Alzheimer Europe regularly organises Alzheimer's Association Academy meetings, meant as informative workshops aiming to build the capacity of our member organisations. On 16 July, Alzheimer Europe organised a session dedicated to palliative care for people with dementia, which was hosted by Ana Diaz (Public Involvement lead at Alzheimer Europe). During this interactive meeting, four speakers shared their insights into the concepts and perception of palliative dementia care, Advance Care Planning, the role of novel technology in the provision of palliative care and the lived experience of caring for a loved one with dementia at the end of life.
The session was kicked off by Professor Jenny van der Steen, who is the chair of the Taskforce on Advance Care Planning of the European Association for Palliative Care. She presented about the importance of Advance Care Planning (ACP), defined as the “process of communication about future care and treatment preferences, values and goals with the person with dementia, family, and the healthcare team”. She shared the results of a Delphi consensus study about specific issues arising for ACP in dementia, which had been conducted between September 2021 and June 2022. Jenny underlined that the role of the person with dementia throughout the ACP process may change, owing to progressive difficulties in communicating, a decline in mental capacity and changing roles and involvement of the family. She further noted that discussions about ACP may also include treatment preferences for the end of life and that such discussions can already start outside of the healthcare setting.
Next, Professor Lukas Radbruch, who holds the Chair of Palliative Medicine at the University of Bonn, presented about the “Artificial Intelligence based Health, Optimism, Purpose and Endurance in Palliative Care for Dementia” (AI4HOPE) project. AI4HOPE aims to assess whether and how novel technology can support and enhance palliative dementia care. In particular, the project will assess the feasibility of using physiological measures such as heart rate variability and facial emotion recognition to help monitor pain and distress in people with dementia. These could then be coupled to computerised psychosocial interventions, such as music therapy. Technologies developed within AI4HOPE are not meant as a replacement for human interaction and touch, but rather as enhancements aimed to complement the palliative care process. Lukas furthermore emphasized the need to tackle the stigma associated with the term “palliative care”, which entails enhancing the quality of life of people living with an incurable illness such as dementia throughout the entire disease spectrum – not only at the end of life.
Dr Dianne Gove (Director for Public Involvement and Ethics at Alzheimer Europe) presented insights gathered from Alzheimer Europe’s national member organisations, members of the European Working Group of People with Dementia and the European Dementia Carers Working Group, regarding their perception of the palliative care concept.
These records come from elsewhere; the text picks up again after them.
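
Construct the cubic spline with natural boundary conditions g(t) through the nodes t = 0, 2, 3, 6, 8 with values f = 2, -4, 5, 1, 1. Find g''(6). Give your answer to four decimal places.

Put M_i = g'' at the i-th knot. Here h = (2, 1, 3, 2) and Δ = (-3, 9, -4/3, 0), so the interior equations h_(i-1)·M_(i-1) + 2(h_(i-1)+h_i)·M_i + h_i·M_(i+1) = 6(Δ_i − Δ_(i-1)) read
  2·M_0 + 6·M_1 + 1·M_2 = 6(Δ_1 - Δ_0) = 72
  1·M_1 + 8·M_2 + 3·M_3 = 6(Δ_2 - Δ_1) = -62
  3·M_2 + 10·M_3 + 2·M_4 = 6(Δ_3 - Δ_2) = 8
Natural end conditions: M_0 = M_4 = 0.
Hence M_0 = 0, M_1 = 1439/104, M_2 = -573/52, M_3 = 427/104, M_4 = 0.

4.1058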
She outlines that the term “palliative care” has traditionally mainly been linked to oncology. Even though the concept is in fact much broader than this, “palliative care” continues to be associated with the process of dying. This may be reinforced by the fact that in some countries, palliative care is only provided by hospices. A lack of familiarity with the term and a poor understanding of what palliative care entails may additionally contribute to fear and avoidance. Dianne concluded that governments and care providers should recognise that people with dementia are entitled to palliative care and improve equal access to it.
Next, Paddy Crosbie (member of the Irish Dementia Carers Campaign Network and member of the European Dementia Carers Working Group) shared his experiences caring for his partner Derek, who sadly passed away in 2021. Paddy noted that even though the concept of palliative care can seem daunting at first encounter, for him personally, it also has a positive and comforting connotation, given his personal experience of it. He appreciates the fact that he himself was also included and looked after in the care process. Paddy furthermore noted that changing the term “palliative care” may not serve its purpose, as many people, especially in the later phases of the lives of their loved ones, derive comfort from it. Changing the terminology, he noted, may also dilute such positive expectations. The session concluded with a discussion about the meaning of “palliative care”, its appropriateness for people with dementia and necessary changes/improvements regarding terminology and the care process.